9100B progress



#6

Since both units are now completely functional, it's time to rip 'em apart, rebuild the power supplies, clean, and paint...

But opening things this old up always reveals more work to be done that you didn't plan on. For example, the plastic socket at the neck of this CRT was (very) loose and starting to crack. We can't source a new socket, so liberal use of High Tech Adhesiveâ„¢ will fix it in place permanently.

The underside of the main board has even more components on it. They all look OK.

Here are the (burned out) incandescent display stack label backlights. Decades of heat from these bulbs has warped the plastic film with the actual labels on it, and burned away or faded some of the black backing. This has been repaired and replacing these bulbs with LEDs will remove the heat issue. Care has been taken to preserve the original bulb sockets so that future collectors could replace the LEDs with bulbs again, although it's likely that even micro-incandescents like this will be illegal in our dystopian future.

The power supply has what appears to be a half-wave rectifier with capacitor-smoothed output. These two dinky diodes tested OK, but you know? They just look weeny and unsuitable for a Real Man's Calculator, which the 9100 definitely is. (And what? Couldn't HP afford two more diodes for full wave rectification? But so much of the 9100's operation seems to depend on electrical things we'd call "side effects" these days that it's probably unwise to functionally revise anything...)

There! Much better. To those who might complain that this was completely unnecessary, I simply retort that Art is always misunderstood by the hoi-polloi...


#7

My motto: "if it ain't broke don't fix it"

So except for the fix of the register names backlight, I would just leave the rest alone.

Did you measure the Vf of the original diodes? For all we know you may have replaced low Vf grmanium diodes with higher Vf silicon parts. (OK, just pure speculation. But again, why replace something that works.)
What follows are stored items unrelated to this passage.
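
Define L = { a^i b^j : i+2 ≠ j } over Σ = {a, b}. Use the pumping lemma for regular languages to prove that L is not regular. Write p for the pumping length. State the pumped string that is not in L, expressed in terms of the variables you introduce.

a^{p+p!} b^{p+p!+2}

Toward a contradiction, assume L is regular with pumping length p.
Choose w = a^p b^{p+p!+2}. Since p ≠ (p+p!+2)-2 = p+p!, w ∈ L; and |w| ≥ p.
The pumping lemma gives a decomposition w = xyz where |xy| ≤ p and y is nonempty.
Since the first p symbols of w are all a's and |xy| ≤ p, y lies entirely in the leading a-block: y = a^k for some k with 1 ≤ k ≤ p.
Since 1 ≤ k ≤ p, k divides p!; set t = 1 + p!/k. Then xy^t z has p + (p!/k)·k = p + p! copies of a. Now the a-count is p+p! and (b-count)-2 = (p+p!+2)-2 = p+p!, so i+2 ≠ j fails. So xy^t z = a^{p+p!} b^{p+p!+2} ∉ L.
This contradicts the pumping lemma, so L is not regular.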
Each to his own, hope it still works when you put it all back together

And... have fun :-)


#8

Quote:
But again, why replace something that works.)

Because it looks better.

Granted, nobody will ever see it. But still. Think of it as the bevelled and polished gears in an expensive mechanical watch that nobody but the watchmaker will ever see...

#9

Very nice!

By the way, the stock rectifier *is* full-wave. A half-wave rectifier uses only one diode. Two more would make for a bridge rectifier. Just an FYI.
-Adam


#10

Quote:
By the way, the stock rectifier *is* full-wave. A half-wave rectifier uses only one diode. Two more would make for a bridge rectifier. Just an FYI.
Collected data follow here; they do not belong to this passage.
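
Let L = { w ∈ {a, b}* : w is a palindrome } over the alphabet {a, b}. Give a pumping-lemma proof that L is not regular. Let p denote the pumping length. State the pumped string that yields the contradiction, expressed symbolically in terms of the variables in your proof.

a^{p+k} b a^p

Toward a contradiction, assume L is regular with pumping length p.
Take w = a^p b a^p, a palindrome of length 2p+1 ≥ p.
The pumping lemma gives a decomposition w = xyz where |xy| ≤ p and |y| ≥ 1.
The first p characters of w are a's, so xy (and hence y) consists only of a's. Write y = a^k, 1 ≤ k ≤ p.
Pump with i = 2: xy^2z = a^{p+k} b a^p. Its reverse is a^p b a^{p+k}, which differs from xy^2z since k ≥ 1. So xy^2z is not a palindrome and xy^2z ∉ L.
This is a contradiction; hence L is not regular.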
Duh! Of course you're right. Just goes to show I should stick to programming rather than trying to explain what Atherton's doing to my machines...because I can solder largish parts I shouldn't think I'm a hardware guy!

#11

Great writeup, Dave! After seeing your old TI at HHC2011 and having the delightful experience of meeting you and your wife, your postings are appreciated even more.

"Our dystopian future" indeed!


#12

Thanks Jim...

#13

Beautiful pics. Are you planning on making a website documenting the restoration?

Dave


#14

My wife keeps telling me I should do a web site for my whole collection. That would take weeks. On the other hand she's probably right...and a section on the 9100 restoration would make for interesting reading...

Since I host and run my own servers it wouldn't be hard, just tedious.

#15

Really very nice and clean work. They must be happy to have found a home like yours :-)

BTW and FYI, I know "the hoi-polloi" (a bit redundant, isn't it?) as ho-ochlos ;-)

#16

Quote:
There! Much better. To those who might complain that this was completely unnecessary, I simply retort that Art is always misunderstood by the hoi-polloi...

I suppose the rest of the world has eventually caught up with
the electronic manufacturing finesse of HP (and to be fair
perhaps others such as Tektronics, etc..). Yet it did take
several decades to close that gap.

I recall on the occasions I've needed to prod internals of HP
equipment in the mid 80s, I simply didn't want to close it back
up. It was by any measure manufacturing elevated to an art form
far more worthy for display as a wall hanging rather than
suffocating in ABS.

Looks like a fun project BTW. ;)


#17

That's the only design flaw in the 9100: it should have had a transparent package.